# Please, get rid of mtwiscool.



## luis123456 (May 24, 2014)

Please, ban mtwiscool.

Most of his discussion threads are closed so I have to start this one.

He's just like an annoying bug, that never wants to leave you alone. Plus, on many forums he already managed to get banned, such as the great FreeVPS.us forum.

He's not mature. Instead of trying to play with linux and to try to get support with rare ideas I would llok for a Windows or KVM VPS instead. He can also look for a girlfriend (you really don't know how fun is to ask out a girl and get approved/rejected), or look for a sponsor or have a life out. Plus, he did manyy screwups.

No one wants him posting so why not to get rid of him?


----------



## HostUS-Alexander (May 24, 2014)

who is he lol


----------



## luis123456 (May 24, 2014)

HostUS-Alexander said:


> who is he lol


https://vpsboard.com/user/786-mtwiscool/


----------



## Lee (May 24, 2014)

The two of you are as bad as each other to be honest.


----------



## DomainBop (May 24, 2014)

I find him less annoying than certain f*cktards whose only contribution to the community (on both VPSB and LET) is starting threads begging for a free VPS


----------



## drmike (May 24, 2014)

*"He's just like an annoying bug, that never wants to leave you alone."*

You mean like yourself right?  The bug part is you asking everyone and their mother for a free VPS while simulataneously spamming your own site in the process.  You are shameless.  Worse than a "homeless" give me money street hustler.

Tip:  Real companies aren't interested in handing their products freely to kiddies only interested in taking free stuff.  Clown companies and low enders, yeah  I guess.

*"He's not mature."*

Pot calling the kettle black?  Whole premise here is you seemingly randomly asking for another community member to be banned... Is this how you folks roll on the FreeVeePeesss site?   What's with your ilk and wanting to ban folks and enforce censorship as your means of bullying?

*"He can also look for a girlfriend (you really don't know how fun is to ask out a girl and get approved/rejected), or look for a sponsor or have a life out*"

WTF do you know about females or diddling your weenie?  Since when are you qualified to recommend how people should spend their time?
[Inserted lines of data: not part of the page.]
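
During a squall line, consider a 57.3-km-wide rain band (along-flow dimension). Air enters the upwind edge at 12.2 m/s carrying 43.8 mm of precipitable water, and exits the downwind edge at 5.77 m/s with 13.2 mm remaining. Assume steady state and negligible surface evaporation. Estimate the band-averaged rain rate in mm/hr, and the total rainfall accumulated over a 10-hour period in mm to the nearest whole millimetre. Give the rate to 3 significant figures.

R ≈ 28.8 mm/hr; total ≈ 288 mm

Column moisture flux per unit crosswind length is F = V × PW.
Inflow: F_in = 12.2 × 43.8 = 534.36 mm·m/s
Outflow: F_out = 5.77 × 13.2 = 76.164 mm·m/s
Steady-state rate R = (F_in − F_out)/L = (534.36 − 76.164) / 57300 m = 7.996e-03 mm/s.
R = 7.996e-03 × 3600 = 28.8 mm/hr.
Over 10 h: total = 28.8 × 10 = 288 mm.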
Look for a sponsor?  WTF is that?  More self-approved begging you subscribe to?   Do you spend lots of your time spamming helpdeks asking for free VeePeeSS?  Cause from my perch, it seems like you do.  If you spent more of your time focusing on that site and setting up a realistic business, you might not be such an unrepentent beggar.


----------



## serverian (May 24, 2014)

drmike said:


> Clown companies and low enders, yeah  I guess.


So you mean all the companies which sell to lowend customers are no better than clowns?


----------



## luis123456 (May 24, 2014)

WOW, you guys are funny to say the least!

I beg only because I can't pay, nothing more. I've got sponsors. They are very good to say the least. The fact you don't want to sponsor me does not make me a bad person.

But still, it's amazing how you compare me to mtwiscool while my ideas are doable and his surreal!

Anyways, please don't talk about me anymore, talk about mtw please.


----------



## MartinD (May 24, 2014)

Your ideas aren't possible because you're too cheap to pay for them. At least he doesn't ask for handouts no matter how misguided he is.


When you're putting your hands in your pocket you can start slating other users. Until then, jog on.


----------



## sundaymouse (May 24, 2014)

Please, get rid of this topic.


----------



## Aldryic C'boas (May 24, 2014)

Would you two just go somewhere and fuck already, and stop bothering the grownups?


----------



## MannDude (May 24, 2014)

You two would make a nice couple.

I'm closing this out now. :lock:


----------